More than hangs well - the Halo GPU should beat the Pro's in the most cases (there a couple of exceptions). The Halo's CPU is good, but they emphasized the GPU more than Apple. So from what I can tell it's got an M4 Pro-like CPU (though whose power envelope may be able to be pushed much higher) and a GPU that lies somewhere in between the Pro and Max, which especially for the PC market is definitely the right call. Honestly I think Apple could probably push their GPUs a little bigger myself - though I know some developers who are CPU heavy and love the M4 Pro precisely because it has an incredibly capable CPU without having to pay for a massive GPU they don't want. That's obviously one of the disadvantages of an SOC approach - it's more difficult to tailor to different use cases (there is some possibility that might change as packaging tech evolves - I have very faint hopes even for the M5 Pro/Max based on rumors - but it'll never be as flexible as a fully disaggregated system over PCIe).
Source? I had thought its CCDs were the exact same as desktop & server Zen 5, although I don't have that on particularly good authority. Do you know anything about what its GPU/IO die is using?
I can't imagine AMD would've made N4X CCDs for just this product. If they did it, then they must be planning on doing a Zen 5+, later this year.
I thought the standard Zen 5 desktop CCDs were N4X?
According to Wikipedia (which jives with what I read elsewhere):
Zen 5c server: N3E
Zen 5 desktop CCD (also Halo CCD?): N4X
Zen 5 mobile (Strix Point, also Halo CCD?): N4P
Zen 5 IOD: N6
Not listed is the Halo's IOD die with the GPU which
techpowerup said was one of the 5nm nodes but it didn't specify which.
No one seems to say exactly which compute die the Halo's CCDs were manufactured on, so I'm assuming it's the desktop ones, but Tom's in the article whose comment section we are in is saying the die shot of the Halo CCD is extremely similar to but slightly different from the desktop ones. So I'm not sure. I first assumed the would go the same route as Strix Point and use N4P but more/bigger cores. Then when it became more clear it was similar to the desktop structure, I assumed they would reuse the same dies as the Zen 5 Desktop (which I assume they will for Fire Range?).
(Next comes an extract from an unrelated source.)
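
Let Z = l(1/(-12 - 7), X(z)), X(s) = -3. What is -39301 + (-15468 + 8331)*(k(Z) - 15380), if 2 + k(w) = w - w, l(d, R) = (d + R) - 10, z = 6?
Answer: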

Now for Halo I'm not 100% certain what's going on, but I'm going to assume it's basically a tweaked desktop die on N4X but it could be N4P (N4X and N4P I think are rule-compatible so it might be not hard to port a design from one to the other).
But, to see its CPU performance benefit from the wider memory interface, you probably do have to explore the top end of its envelope.
I think it depends on what the power curve looks like.
Strix Point for instance tops out after a certain point. To use CB R24 as an example: to go from 1022pts to 1166pts costs 58% more power and from 1166 to 1213 costs another 48% power increase. In contrast, we know desktop Ryzen can push beyond the Max's performance with the same 16-core setup as the Halo (although at very high power levels). Unfortunately NBC didn't do a similar power curve in their Halo analysis article as they did in the Point's (they might add more data later), so it isn't clear how it behaves. So more points on both sides?
Yeah, but it was never going to be a screamer. I think the main benefits of RDNA4 are going to be in AI and RT. A GPU that size probably still won't have enough RT performance to be very compelling and it's already got AI hardware.
I dunno actually. You might be right. I think people who buy Apple SOCs for home rendering projects probably do indeed go for the 40-GPU core Max which is not what the Halo chip is competing against, but even at the Halo's level I could see a market there. That is one of the big use cases for high VRAM personal systems.
Anyway, thanks for the detailed reply. I appreciate the info.
My pleasure!
EDIT: This review says $2300 for the ASUS model which appears to be the same as the one NBC is quoting 2500 Euros for:
Performance like an RTX 4060, but it’s packed into a slightly heavy Surface-like.
arstechnica.com
Is the detachable keyboard included in the price? I dunno, someone is either wrong or maybe just Europe is getting the short end of the stick?